Besides the overall appeal of the pace of life, there are lots of things to see and do in Barcelona.  There are terraced gardens on the edge of the city that were designed by Gaudi.  The gardens are unique patterned steps up the mountain. I have never experienced gardens like that anywhere else.  There was also supposed to be a castle on the same mountainside, but we kept climbing through the gardens and then further up the road and never found it.  I kept asking locals in Spanish how much further the castle was.  They would answer, “Cinco minutos”, “Five minutes”, but we’d climb on and still not arrive at the castle.  The next local would give us the same answer.  The elusive castle remained five minutes away.  In addition to the gardens, Gaudi also designed a cathedral, La Segrada Familia, which is still under construction.  It’s architecture has been handed down from architect/artist to architect/artist since Gaudi’s death in 1926.

In addition, the Gothic Cathedral in the Gothic Quarter is a must see.  The cathedral, which was finished in 1448, is of Medieval construction and breathtaking in size as well as detail.  My husband, Jim, was much more impressed with the Gothic Cathedral than La Segrada Familia.  I even stayed for a mass because I am Catholic, and I felt as if was watching something out of a movie about the Middle Ages, complete with incense.

We walked through a local neighborhood to a market to buy olive oil, and noticed all the Catalonian flags flying from apartment balconies.  The people there are proud of their Catalonian heritage and were quick to tell us when the food was a local specialty.

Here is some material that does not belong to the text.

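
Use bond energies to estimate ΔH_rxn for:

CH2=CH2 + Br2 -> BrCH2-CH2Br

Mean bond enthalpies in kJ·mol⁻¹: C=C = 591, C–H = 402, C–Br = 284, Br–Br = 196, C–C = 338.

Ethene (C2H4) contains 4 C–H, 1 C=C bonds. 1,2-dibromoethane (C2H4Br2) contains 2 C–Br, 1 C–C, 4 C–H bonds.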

Much as I loved the gardens and cathedrals, I loved the food.  We had fish for lunch at a seaside café one day and paia at several local places including a paia house.  Paia always seemed to be served with sangria.  Usually paia and sangria was 16 Euros per person with a two person minimum.  I didn’t have any paia or sangria in Barcelona that I didn’t like.  It was all good, all delicious, all the time.  We wandered Las Ramblas at night.  Yes, the Ramblas is touristy, with almost a carnival like atmosphere with all kinds of street vendors selling things like toys and treats, but all the shops and cafes were locally owned and the tastings delicious.  There is a store/restaurant on the Ramblas that specializes in Iberian ham.  We had the ham with local cheese and bread prepared the Catalonian way with tomato and olive oil.  All the varieties of ham we tried were delicious.  If there had been any way to bring some Iberian ham back to the States, Jim would have.  We bought some Iberian ham when we got back home, but of course, it wasn’t the same.  Spain is a true culinary adventure.  No wonder that on the travel channel, Anthony Bourdain, has said that some of the best chefs are coming out of Spain.  Viva Espana indeed!